Crowdfunding and the consumer protection conundrum

For today's post, I am reproducing the prepared remarks I gave yesterday in Georgetown, Seattle, at a hearing of a Washington State legislative committee considering "Access to Capital for Washington Start-Ups." My given topic was crowdfunding. Check out the crowdfuding bill introduced by Representative Cyrus Habib, that Joe Wallin has played such a key role in.


Prepared remarks of William Carleton
Member, McNaul Ebel Nawrot & Helgren PLLC
for the
Washington State House Committee on Technology & Economic Development
Georgetown, Seattle
July 19, 2013

Chair Morris, Vice-Chair Habib, other members of the Committee: Thank you for inviting me to speak.

My name is William Carleton and I practice at the law firm of McNaul Ebel Nawrot & Helgren in Seattle.

For 22 years I have worked with startups and emerging companies in Washington. It’s hard to say just what stage of the private financing cycle is the most critical, but the seed financing stage is certainly not the easiest. By “seed” I mean that initial round of outside capital, these days anywhere from $200,000 to $1 million, usually supplied by angel investors. that a small new company typically needs to launch and support a product or service and to hire talent.

When these companies get seed funding it is yet anyone’s guess whether or not they will be successful in the marketplace. It is the riskiest investment space that there is. Most fail to generate returns for investors. Even when a company manages to stay alive and in the game and succeed on a second, third or fourth pivot, by that time it is not uncommon for the earliest investors to have been substantially diluted. Sometimes, the last money invested in a company takes a disproportionate amount of the investment reward. For these and other reasons, many experienced angel investors I know think average citizens should steer clear of investing in startups.

But to emphasize the riskiness of startup investing, and that alone, is to miss a larger point about freedom and liberty and self-determination. Startups are part of how our nation reinvigorates itself. Along with the arts and other fields of human striving, it's how individuals push themselves and learn new things about leadership, connecting with community, and developing new skills. People who found startups never to go back to 9 to 5 jobs. If their startup is bought out by Microsoft or Google, sure, they may "do time" for a couple years at the big company, but they are eager to get back out into the field to do another startup. To paraphrase Yoda from Star Wars, once you join the startup side of the innovation economy, forever will it control your destiny.

And if you put even a modest amount of your personal capital to back an entrepreneurial neighbor you know, a niece you want to support, a colleague whose dreams you want to play a part in, or a company you are a part of, it can change the way you see yourself and your role in your community.

Right now the law says only the affluent can be owners.
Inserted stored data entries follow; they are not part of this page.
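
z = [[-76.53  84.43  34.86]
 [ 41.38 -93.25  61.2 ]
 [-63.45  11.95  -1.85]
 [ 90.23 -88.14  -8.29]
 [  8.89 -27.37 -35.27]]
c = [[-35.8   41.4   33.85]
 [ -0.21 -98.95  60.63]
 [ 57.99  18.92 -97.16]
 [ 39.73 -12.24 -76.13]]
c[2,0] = 57.99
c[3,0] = 39.73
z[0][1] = 84.43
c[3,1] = -12.24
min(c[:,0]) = -35.8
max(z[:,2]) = 61.2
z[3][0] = 90.23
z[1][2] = 61.2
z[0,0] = -76.53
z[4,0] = 8.89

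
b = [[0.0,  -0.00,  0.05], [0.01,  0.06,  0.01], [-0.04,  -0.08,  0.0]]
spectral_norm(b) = 0.11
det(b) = 0.00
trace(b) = 0.06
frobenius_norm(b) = 0.12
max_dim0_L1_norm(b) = 0.14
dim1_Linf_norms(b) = [0.05, 0.06, 0.08]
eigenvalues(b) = [(0.01+0.04j), (0.01-0.04j), (0.04+0j)]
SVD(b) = [[0.03,-0.98,-0.18], [0.56,-0.13,0.82], [-0.83,-0.13,0.55]] @ diag([0.10731596623518624, 0.050663410064136646, 0.014714016164239379]) @ [[0.36, 0.93, 0.07], [0.07, 0.04, -1.0], [-0.93, 0.36, -0.05]]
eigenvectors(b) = [[0.74+0.00j, (0.74-0j), (-0.64+0j)],[(-0.04-0.16j), (-0.04+0.16j), (0.57+0j)],[(0.15+0.64j), 0.15-0.64j, (-0.51+0j)]]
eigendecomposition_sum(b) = [[(-0+0.02j), 0.03+0.03j, 0.03+0.00j], [(0.01-0j), 0.00-0.01j, -0.00-0.01j], [(-0.02+0j), (-0.02+0.03j), 0.01+0.03j]] + [[(-0-0.02j), (0.03-0.03j), 0.03-0.00j], [0.01+0.00j, 0.01j, (-0+0.01j)], [-0.02-0.00j, -0.02-0.03j, (0.01-0.03j)]] + [[0.00+0.00j, (-0.06+0j), -0.01+0.00j], [(-0-0j), (0.05-0j), (0.01-0j)], [0.00+0.00j, -0.05+0.00j, -0.01+0.00j]]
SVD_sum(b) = [[0.0, 0.0, 0.0], [0.02, 0.06, 0.0], [-0.03, -0.08, -0.01]] + [[-0.0, -0.0, 0.05], [-0.0, -0.0, 0.01], [-0.00, -0.0, 0.01]] + [[0.00, -0.00, 0.00], [-0.01, 0.0, -0.00], [-0.01, 0.00, -0.0]]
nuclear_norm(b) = 0.17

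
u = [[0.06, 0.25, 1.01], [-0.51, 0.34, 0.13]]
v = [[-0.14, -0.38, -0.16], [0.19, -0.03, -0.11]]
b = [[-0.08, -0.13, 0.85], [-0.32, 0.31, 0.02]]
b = u + v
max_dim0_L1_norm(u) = 1.14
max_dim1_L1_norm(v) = 0.68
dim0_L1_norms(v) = [0.33, 0.41, 0.27]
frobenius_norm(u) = 1.22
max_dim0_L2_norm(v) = 0.38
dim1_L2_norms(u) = [1.04, 0.63]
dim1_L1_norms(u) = [1.32, 0.98]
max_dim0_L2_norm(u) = 1.02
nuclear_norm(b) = 1.31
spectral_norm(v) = 0.44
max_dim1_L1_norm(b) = 1.06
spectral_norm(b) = 0.86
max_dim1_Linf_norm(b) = 0.85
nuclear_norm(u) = 1.65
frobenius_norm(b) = 0.97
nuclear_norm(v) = 0.66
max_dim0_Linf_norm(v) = 0.38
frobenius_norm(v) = 0.49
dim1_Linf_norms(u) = [1.01, 0.51]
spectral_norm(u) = 1.06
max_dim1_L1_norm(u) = 1.32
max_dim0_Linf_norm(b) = 0.85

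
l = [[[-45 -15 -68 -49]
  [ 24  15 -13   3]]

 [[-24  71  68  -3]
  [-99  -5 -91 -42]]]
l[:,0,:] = [[-45, -15, -68, -49], [-24, 71, 68, -3]]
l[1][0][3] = -3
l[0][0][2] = -68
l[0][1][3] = 3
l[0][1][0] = 24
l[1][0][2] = 68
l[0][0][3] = -49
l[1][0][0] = -24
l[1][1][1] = -5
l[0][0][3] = -49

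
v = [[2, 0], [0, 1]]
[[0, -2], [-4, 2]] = v @ [[0, -1], [-4, 2]]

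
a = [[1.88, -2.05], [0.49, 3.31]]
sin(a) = [[1.32, 1.90],[-0.45, -0.01]]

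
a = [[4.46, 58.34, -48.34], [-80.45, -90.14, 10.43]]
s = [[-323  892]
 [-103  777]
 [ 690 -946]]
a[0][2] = -48.34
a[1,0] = -80.45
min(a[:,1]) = -90.14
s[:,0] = [-323, -103, 690]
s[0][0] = -323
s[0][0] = -323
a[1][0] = -80.45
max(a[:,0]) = 4.46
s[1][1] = 777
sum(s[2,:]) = -256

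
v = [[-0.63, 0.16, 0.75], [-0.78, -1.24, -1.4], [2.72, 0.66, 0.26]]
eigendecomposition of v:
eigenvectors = [[-0.31, 0.48, -0.17], [0.61, -0.75, 0.97], [-0.73, -0.45, -0.15]]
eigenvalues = [0.85, -1.57, -0.89]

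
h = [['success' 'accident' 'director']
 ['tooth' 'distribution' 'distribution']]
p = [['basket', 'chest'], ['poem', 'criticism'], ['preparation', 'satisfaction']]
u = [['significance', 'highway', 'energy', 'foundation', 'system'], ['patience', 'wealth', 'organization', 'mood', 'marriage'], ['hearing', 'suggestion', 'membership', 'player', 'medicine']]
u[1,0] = 'patience'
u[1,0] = 'patience'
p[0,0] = 'basket'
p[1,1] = 'criticism'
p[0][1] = 'chest'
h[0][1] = 'accident'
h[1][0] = 'tooth'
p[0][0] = 'basket'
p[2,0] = 'preparation'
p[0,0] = 'basket'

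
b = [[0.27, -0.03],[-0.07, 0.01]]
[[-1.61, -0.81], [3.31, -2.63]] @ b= [[-0.38,0.04], [1.08,-0.13]]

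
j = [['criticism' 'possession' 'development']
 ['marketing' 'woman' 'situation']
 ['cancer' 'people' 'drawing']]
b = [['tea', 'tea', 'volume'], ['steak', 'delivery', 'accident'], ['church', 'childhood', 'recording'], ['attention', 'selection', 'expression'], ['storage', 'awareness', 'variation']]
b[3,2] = 'expression'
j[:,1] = ['possession', 'woman', 'people']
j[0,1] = 'possession'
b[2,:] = ['church', 'childhood', 'recording']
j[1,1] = 'woman'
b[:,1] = ['tea', 'delivery', 'childhood', 'selection', 'awareness']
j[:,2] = ['development', 'situation', 'drawing']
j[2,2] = 'drawing'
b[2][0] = 'church'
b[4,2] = 'variation'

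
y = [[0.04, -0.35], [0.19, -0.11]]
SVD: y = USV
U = [[-0.90, -0.43], [-0.43, 0.90]]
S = [0.38, 0.16]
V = [[-0.31, 0.95],[0.95, 0.31]]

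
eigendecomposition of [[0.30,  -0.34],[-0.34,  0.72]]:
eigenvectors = [[-0.87, 0.49], [-0.49, -0.87]]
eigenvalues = [0.11, 0.91]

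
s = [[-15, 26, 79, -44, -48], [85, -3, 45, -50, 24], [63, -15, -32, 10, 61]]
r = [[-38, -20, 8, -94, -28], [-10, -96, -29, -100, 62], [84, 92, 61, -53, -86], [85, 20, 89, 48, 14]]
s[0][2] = 79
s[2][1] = -15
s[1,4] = 24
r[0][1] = -20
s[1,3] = -50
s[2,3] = 10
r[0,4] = -28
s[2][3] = 10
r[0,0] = -38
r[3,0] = 85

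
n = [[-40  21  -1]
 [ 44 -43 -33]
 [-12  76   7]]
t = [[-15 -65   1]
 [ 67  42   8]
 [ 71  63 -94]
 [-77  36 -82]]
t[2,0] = 71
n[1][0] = 44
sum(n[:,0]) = -8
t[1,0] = 67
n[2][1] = 76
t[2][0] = 71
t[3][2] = -82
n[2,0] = -12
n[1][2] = -33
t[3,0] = -77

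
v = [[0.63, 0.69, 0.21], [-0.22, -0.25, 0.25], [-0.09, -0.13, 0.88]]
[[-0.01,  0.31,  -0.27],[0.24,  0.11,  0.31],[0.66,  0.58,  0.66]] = v @ [[-0.62, -0.01, 0.15], [0.33, 0.25, -0.73], [0.73, 0.69, 0.66]]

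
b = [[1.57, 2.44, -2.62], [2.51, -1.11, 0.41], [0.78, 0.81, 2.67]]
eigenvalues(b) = [(-2.67+0j), (2.9+1.47j), (2.9-1.47j)]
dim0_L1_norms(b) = [4.86, 4.36, 5.7]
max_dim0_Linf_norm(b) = 2.67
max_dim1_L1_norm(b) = 6.63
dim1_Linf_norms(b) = [2.62, 2.51, 2.67]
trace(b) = 3.13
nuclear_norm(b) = 9.43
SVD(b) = [[-0.9, -0.32, 0.28], [0.08, -0.78, -0.62], [0.42, -0.54, 0.73]] @ diag([4.1258040412671, 3.042487938737959, 2.257788332793419]) @ [[-0.22,-0.47,0.85], [-0.95,-0.12,-0.3], [-0.24,0.87,0.42]]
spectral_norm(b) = 4.13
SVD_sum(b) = [[0.81,1.77,-3.18], [-0.07,-0.16,0.29], [-0.37,-0.82,1.47]] + [[0.92, 0.11, 0.29], [2.24, 0.27, 0.72], [1.55, 0.19, 0.5]] + [[-0.15,  0.56,  0.27], [0.34,  -1.22,  -0.6], [-0.40,  1.44,  0.7]]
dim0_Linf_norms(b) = [2.51, 2.44, 2.67]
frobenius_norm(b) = 5.60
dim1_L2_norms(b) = [3.91, 2.77, 2.9]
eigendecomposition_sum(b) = [[(-0.65+0j), (1.22+0j), -0.41+0.00j],[(1.05-0j), -1.99-0.00j, (0.67-0j)],[-0.07+0.00j, 0.12+0.00j, (-0.04+0j)]] + [[1.11+0.55j, 0.61+0.44j, -1.11+1.62j], [(0.73-0.02j), 0.44+0.06j, -0.13+1.15j], [0.42-0.92j, 0.34-0.51j, (1.36+0.87j)]] + [[(1.11-0.55j), 0.61-0.44j, (-1.11-1.62j)], [(0.73+0.02j), (0.44-0.06j), -0.13-1.15j], [0.42+0.92j, (0.34+0.51j), (1.36-0.87j)]]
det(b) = -28.34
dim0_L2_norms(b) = [3.06, 2.8, 3.76]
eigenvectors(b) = [[0.52+0.00j, (-0.7+0j), (-0.7-0j)], [-0.85+0.00j, (-0.37+0.19j), -0.37-0.19j], [(0.05+0j), (0.02+0.58j), 0.02-0.58j]]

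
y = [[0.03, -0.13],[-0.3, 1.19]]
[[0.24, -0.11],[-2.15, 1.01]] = y @ [[-0.61, -0.66],[-1.96, 0.68]]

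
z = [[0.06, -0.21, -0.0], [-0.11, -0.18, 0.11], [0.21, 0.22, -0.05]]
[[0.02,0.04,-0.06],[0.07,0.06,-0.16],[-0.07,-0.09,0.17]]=z @ [[-0.11, -0.16, 0.28],[-0.14, -0.25, 0.38],[0.31, -0.05, -0.55]]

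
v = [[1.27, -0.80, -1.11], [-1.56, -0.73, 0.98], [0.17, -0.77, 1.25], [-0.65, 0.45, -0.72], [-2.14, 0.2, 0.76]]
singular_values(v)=[3.37, 1.87, 1.02]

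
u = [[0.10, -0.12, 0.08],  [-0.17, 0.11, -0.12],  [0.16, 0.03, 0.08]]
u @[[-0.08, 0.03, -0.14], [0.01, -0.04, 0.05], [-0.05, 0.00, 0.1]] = [[-0.01, 0.01, -0.01], [0.02, -0.01, 0.02], [-0.02, 0.0, -0.01]]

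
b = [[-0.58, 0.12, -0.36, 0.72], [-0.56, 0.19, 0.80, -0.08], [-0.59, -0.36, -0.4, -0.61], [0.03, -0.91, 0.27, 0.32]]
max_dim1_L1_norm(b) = 1.96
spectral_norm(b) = 1.01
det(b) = -1.00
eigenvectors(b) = [[(-0.33+0j), (0.79+0j), -0.19+0.31j, -0.19-0.31j],[0.58+0.00j, (-0.04+0j), (-0.57+0j), (-0.57-0j)],[(0.29+0j), (0.59+0j), (0.13-0.52j), 0.13+0.52j],[(-0.68+0j), (-0.16+0j), (-0.34-0.37j), (-0.34+0.37j)]]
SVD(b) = [[-0.28, 0.49, -0.77, 0.29], [0.28, 0.49, -0.1, -0.82], [-0.78, -0.38, -0.14, -0.48], [-0.48, 0.61, 0.62, 0.13]] @ diag([1.0092585591890124, 1.003015409111715, 0.9972215659933945, 0.9949403992731717]) @ [[0.45, 0.73, 0.5, 0.10], [-0.32, -0.26, 0.53, 0.74], [0.60, -0.62, 0.42, -0.27], [0.58, -0.06, -0.54, 0.61]]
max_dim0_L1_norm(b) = 1.83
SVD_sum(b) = [[-0.13, -0.21, -0.14, -0.03],[0.13, 0.21, 0.14, 0.03],[-0.35, -0.58, -0.40, -0.08],[-0.22, -0.36, -0.24, -0.05]] + [[-0.16, -0.13, 0.26, 0.37], [-0.16, -0.13, 0.26, 0.37], [0.12, 0.1, -0.2, -0.28], [-0.19, -0.16, 0.32, 0.45]] + [[-0.46, 0.48, -0.32, 0.20], [-0.06, 0.06, -0.04, 0.03], [-0.08, 0.09, -0.06, 0.04], [0.37, -0.38, 0.26, -0.16]] + [[0.17,-0.02,-0.16,0.18],[-0.47,0.05,0.44,-0.5],[-0.27,0.03,0.26,-0.29],[0.07,-0.01,-0.07,0.08]]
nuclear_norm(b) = 4.00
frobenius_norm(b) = 2.00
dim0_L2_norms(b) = [1.0, 1.0, 1.0, 1.0]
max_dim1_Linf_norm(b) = 0.91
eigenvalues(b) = [(1+0j), (-1+0j), (-0.23+0.97j), (-0.23-0.97j)]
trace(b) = -0.47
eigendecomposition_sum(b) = [[(0.11+0j), -0.20-0.00j, -0.10-0.00j, 0.23-0.00j], [(-0.19-0j), (0.34+0j), 0.17+0.00j, -0.40+0.00j], [(-0.09-0j), (0.17+0j), 0.08+0.00j, (-0.2+0j)], [(0.22+0j), -0.40-0.00j, (-0.2-0j), (0.46-0j)]] + [[-0.63+0.00j, (0.02-0j), (-0.46+0j), 0.13-0.00j], [(0.03-0j), -0.00+0.00j, 0.02-0.00j, (-0.01+0j)], [(-0.47+0j), 0.02-0.00j, (-0.35+0j), (0.1-0j)], [(0.13-0j), (-0+0j), 0.10-0.00j, -0.03+0.00j]] + [[(-0.03+0.13j), (0.15+0.15j), (0.1-0.16j), 0.18-0.01j], [(-0.2+0.07j), -0.08+0.32j, (0.31-0j), (0.16+0.24j)], [-0.01-0.20j, (-0.27-0.14j), (-0.07+0.28j), -0.26+0.09j], [(-0.16-0.09j), (-0.25+0.14j), 0.19+0.20j, (-0.06+0.25j)]] + [[-0.03-0.13j, 0.15-0.15j, 0.10+0.16j, 0.18+0.01j], [-0.20-0.07j, -0.08-0.32j, 0.31+0.00j, (0.16-0.24j)], [-0.01+0.20j, -0.27+0.14j, -0.07-0.28j, -0.26-0.09j], [(-0.16+0.09j), (-0.25-0.14j), (0.19-0.2j), (-0.06-0.25j)]]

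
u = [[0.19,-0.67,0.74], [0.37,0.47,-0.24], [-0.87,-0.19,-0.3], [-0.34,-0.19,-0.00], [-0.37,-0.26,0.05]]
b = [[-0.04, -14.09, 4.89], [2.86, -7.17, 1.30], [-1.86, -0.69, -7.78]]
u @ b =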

We tell average citizens, in effect, you have no power or efficacy to participate in startups, in the wellspring of the state’s economy, in the business lives and dreams of your friends, family and neighbors. Pack up your money and send it 3,000 miles across the country to Wall Street. You know your money will be safe in the hands of Wall Street. (That last remark was meant to be sarcastic.)

That’s not right and it underestimates the citizens of Washington State. We know aerospace and communications and productivity software and cloud computing because we live in the epicenter of all of it. While most Americans think technology is cool, Washingtonians further appreciate it’s hard work, because we see family, friend and neighbors working in technology, or are involved in it ourselves.

I applaud Representative Habib and Represenative Morris for the crowdfunding bill introduced last session in the Washington legislature.

But I do have a critique and a caution. The experiment, if braved at all, should be given a fair chance. Investment crowdfunding so far, once it gets written out in a bill or a regulation, tends to get weighted down with legal liabilities, conditions, reporting obligations - the kind of restrictions that are not imposed when deals are restricted to angels. The challenge is not how to protect investors. If we’re honest, we already know investors are likely to lose all their money anyway, and not because of fraud, but because of competition, or failure to execute, or a thousand factors not foreseen when the startup starts spending captial. The challenge with crowdfunding is how to not prematurely burden entrepreneurs with reporting, accounting, privacy and record retention obligations that make sense only if the company has revenues. If entrepreneurs have to spend $50,000 in legal fees to comply with crowdfunding regulations in order to raise $200,000, they will skip it, they will stick with accredited investors, angels only.

Investor protection in crowdfunding should consist of two things and two things only: (a) mandatory disclaimers that an investor is likely to lose all of her or his money; and (b) a strict limit in how much the investor can put at risk.

What's the right limit for investors? I don't know, but I would encourage you to ask, what is an amount that it should be okay for citizens to spend on lottery tickets, on charity, on raffle tickets at a fair, gambling at a casino? What is an amount we are okay with letting people lose, if they want to? $2,000? $500? A dollar?

I have circulated copies of investment crowdfunding regulations and bills pending in other states and would be happy to answer questions about them and how they compare.

These remarks are personal and do not reflect the views of my law firm or organizations I represent in private practice.